Dunia telah mengenal beberapa sistem ekonomi, antara lain sitem ekonomi kapitalis, sistem ekonomi sosialis dan gabungan antara keduanya. Sistem ekonomi kapitalis lebih banyak dipakai saat ini dibanding dengan sitem ekonomi lainnya, sistem tsb. berdasarkan investasi/kapital dan persaingan bebas dengan segala gerakannya yang dibebani oleh pajak. Sistem ini terbukti lebih banyak menguntungkan si pemilik modal/investor/si kaya pemberi hutang daripada si miskin/penghutang. Pada kenyataanya banyak negara berkembang/miskin terjerat dengan hutang pada negara maju/kaya, dimana mereka tidak mampu melaksanakan kewajiban dalam membayar hutang mereka disebabkan oleh beban bunga yang melilit semakin lama semakin membesar saja.

Sedangkan sistem ekonomi sosialis merupakan sistem ekonomi dengan perencanaan terpusat, sehingga semua penguasaan alat-alat produksi secara terpusat pula, dimana hak-hak individu diabaikan.

Dapatkan sistem ekonomi secara islami dikembangkan?,

Pada akhir tahun 1970, Organisasi Negara-negara Islam (OKI) memberikan maklumat tentang perlunya mendirikan bank-bank Islam alternatip dengan sistem bagi hasil melawan bank-bank konvensional dengan sistem bunga yang dipandang sebagai riba. Apapun hasil yang dicapai umat Islam saat ini didalam menindak lanjuti maklumat OKI tsb. adalah tidak terlalu penting, yang lebih penting adalah OKI sudah memulai mengembangkan patokan tentang pundi-pundi ekonomi secara islami, karena kira-kira lebih dari 1000 tahun sejak hilangnya Khulafaurrasyidin boleh dibilang tidak ada usaha pengembangan ekonomi secara islami kecuali kekuasaan. Ekonomi secara islami paling tidak harus dilandasi pada prinsip sebagai berikut:

  • Tidak ada unsur judi
  • Jauh dari riba
  • Jual beli dengan prinsip suka sama suka
  • Uang didapat tidak dengan cara batil
  • Membayar zakat, infak dan sedakah merupakan tuntutan.

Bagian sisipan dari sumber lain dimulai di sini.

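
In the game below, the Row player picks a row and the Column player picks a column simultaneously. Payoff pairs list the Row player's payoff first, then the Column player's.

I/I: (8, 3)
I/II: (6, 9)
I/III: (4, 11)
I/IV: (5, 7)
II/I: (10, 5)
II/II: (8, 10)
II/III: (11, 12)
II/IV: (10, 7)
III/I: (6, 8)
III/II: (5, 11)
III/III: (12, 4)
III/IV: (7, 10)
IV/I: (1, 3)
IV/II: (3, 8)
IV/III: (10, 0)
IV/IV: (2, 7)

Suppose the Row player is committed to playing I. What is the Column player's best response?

III

With the Row player fixed at I, the Column player's payoffs are: I → 3, II → 9, III → 11, IV → 7.
The maximum is 11, achieved by III.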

Melalui tulisan ini penulis mengajak masing-masing dari kita untuk menentukan dimana kita sedang berada, apakah kita sudah menjadi masyarakat madani, atau kita sedang menuju kearahnya, atau mungkin sebaliknya, baik itu secara individu, keluarga ataupun masyarakat islam secara keseluruhan.